Indian capitalism and the right-wing government of the Bharatiya Janata Party (BJP) that boasted of having one of the cheapest labor forces in the world, where large multinational companies invested while much of its population lives in poverty or extreme poverty. It is leading the country, and especially its working population, towards a severe catastrophe.

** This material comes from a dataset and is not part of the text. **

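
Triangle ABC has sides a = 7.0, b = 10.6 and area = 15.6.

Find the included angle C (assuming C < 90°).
Area = ½·a·b·sin(C)  ⇒  sin(C) = 2·Area/(a·b) = 2·15.6/(7.0·10.6) = 31.2/74.2 ≈ 0.420485
C = arcsin(0.420485) ≈ 24.8652° (taking the acute solution since C < 90°)

C = 24.87°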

Only a socialist program that allocates the national effort to the budgets of public health, food, social subsidies for all its workers and poor population, attacking the benefits of the great Indian capitalists and the banks and multinationals that operate in their territory, placing control of the fight against the pandemic in the hands of health workers and not in the hands of the current BJP government can face the crisis and succeed. The fate of India´s working people is in their hands. The sooner they face the Modi government demanding the necessary responses, the sooner they will overcome this enormous health crisis that affects India and the whole world faster and with lower costs.

  1. Data extracted from the article “El miedo al coronavirus acecha a la barriada más grande de la India”, Infobae, 04/07/2020.
  2. Article “Coronavirus: how the confinement in India by covid-19 turned into a humanitarian tragedy”, BBS News, 03/31/2020.
  3. Article “The country reaches high levels of overcrowding, poverty and the worst sanitary conditions, with 500 million people without health insurance and a poor health system”, World Socialist Web Site, 03/30/2020.
  4. Data from the article “The blockade of India threatens millions with difficulties”, Asia Times, 04/02/2020.
  5. Article “India: más de mil millones de personas confinadas”, La Vanguardia de Barcelona, ​​04/01/2020
  6. Idem, Asia Times 04/02/2020.
  7. Coronavirus: the titanic task of ´locking up´ a country as chaotic and overpopulated as India”, BBC News, 03/25/2020.
  8. Article “India needs at least 38 million masks to fight coronavirus: agency document”, Reuters, 03/28/2020.
  9. Article “La India tribal: migración y miseria”, Web Acción Contra el Hambre, 08/05/2019.
  10. Idem, World Socialist Web Site.
  11. Article “FM Nirmala Sitharaman announces a relief package of Rs 1.7 lakh crore for the poor,” The Economic Times, 03/27/2020.